Seamus Duncan starts to blow.
His mother cried in the hospital and she cried at Livengrin and she wept when Magill called the accident intentional, as if the inhalation of a thirty-six inch helium tank in one sitting could be anything but. His mother would want to know about girls, if he would fall in love and get married, if it were a queer thing. If he would outgrow it. She would twist her claddagh ring around her dry finger. Many people incorporate attachments into tender, healthy relationships, Dr. Magill would say and Seamus would glance at his therapist’s chin and think yes maybe but balloons are enough people for me.
It was a crisp clear day in November.
With everyone else he celebrated balloon day in the first grade. Wove index cards through punched holes and secured ribbons to their nibs, letters threaded with good tidings and return addresses and hopes of connection. It was an event synchronized across Chester County — five schools, four classes per grade, 26 kids to a class. 520 balloons set free together. His sailed fast and got stuck on a branch. Becky Morse’s reached a pen pal on Prince Edward Island. Local parks clogged with dead birds.
Seamus pauses to check the tension and catch his breath. The balloon squishes, soft beneath an elbow. His chest quickens. He pokes his finger into the rubber tip, so it looks like this part of him actually lives inside the globe. He suckles some more. Cheeks pump. He feels once more for the pressure. It was so so close. He inflates to the point of breakage then stops, twisting the end around his knuckle till it turns red and then white. He ties off.
Lightheaded, Seamus hugs the balloon to him as others float along his ceiling stuck with glow-in-the-dark stars.
Once he got lost in a hall of mirrors. When a family moves a lot it clings to some constant; for his it was the smell of peanuts. How long can a child watch a father sweat the bell and hammer? At 5, he wandered. His head swelled like a watermelon. His feet stretched into wings on a plane. Then, his feet shrank to field mice. His head shone like a newly minted nickel. He was not alone in the maze. A man in a mesh jersey with a belly so full he could have smuggled twins carried him out.

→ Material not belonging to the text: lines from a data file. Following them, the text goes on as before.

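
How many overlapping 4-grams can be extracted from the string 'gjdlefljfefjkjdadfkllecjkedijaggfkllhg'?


String 'gjdlefljfefjkjdadfkllecjkedijaggfkllhg' has length L = 38.
Number of overlapping n-grams = L - n + 1
Substituting: 38 - 4 + 1 = 35

35


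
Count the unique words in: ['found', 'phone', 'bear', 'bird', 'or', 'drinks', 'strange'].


Listing all tokens and tracking unique types:
  Token 1: 'found' -> NEW (unique so far: 1)
  Token 2: 'phone' -> NEW (unique so far: 2)
  Token 3: 'bear' -> NEW (unique so far: 3)
  Token 4: 'bird' -> NEW (unique so far: 4)
  Token 5: 'or' -> NEW (unique so far: 5)
  Token 6: 'drinks' -> NEW (unique so far: 6)
  Token 7: 'strange' -> NEW (unique so far: 7)
Unique types: ('bear', 'bird', 'drinks', 'found', 'or', 'phone', 'strange')
Vocabulary size: 7

7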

Grateful, his parents loaded Seamus up on tokens and let him ride the Free Fall until an unknown child walked off in his favorite shoes.

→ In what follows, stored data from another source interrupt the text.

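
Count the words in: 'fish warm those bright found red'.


Counting words by splitting on spaces:
  Word 1: 'fish'
  Word 2: 'warm'
  Word 3: 'those'
  Word 4: 'bright'
  Word 5: 'found'
  Word 6: 'red'
Total words: 6

6


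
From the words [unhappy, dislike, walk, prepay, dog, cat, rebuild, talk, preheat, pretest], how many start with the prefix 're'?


Checking each word for prefix 're':
  'unhappy' -> no (count: 0)
  'dislike' -> no (count: 0)
  'walk' -> no (count: 0)
  'prepay' -> no (count: 0)
  'dog' -> no (count: 0)
  'cat' -> no (count: 0)
  'rebuild' -> YES, starts with 're' (count: 1)
  'talk' -> no (count: 1)
  'preheat' -> no (count: 1)
  'pretest' -> no (count: 1)
Total with prefix 're': 1

1


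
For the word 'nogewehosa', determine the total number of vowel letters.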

The balloon bursts in his arms.
Seamus Duncan works quickly. Stuffs the broken strips into his pocket. The rest, from Party City, he gathers. Helium was lighter than air. Downstairs he can hear his father holler, “Jesus, Mary, and Joseph!” as he lifts his second story window. An autumn leaf blows in.
Looping strings around his scabby wrist he holds on for dear life so before there’s a knock the kid is already flying.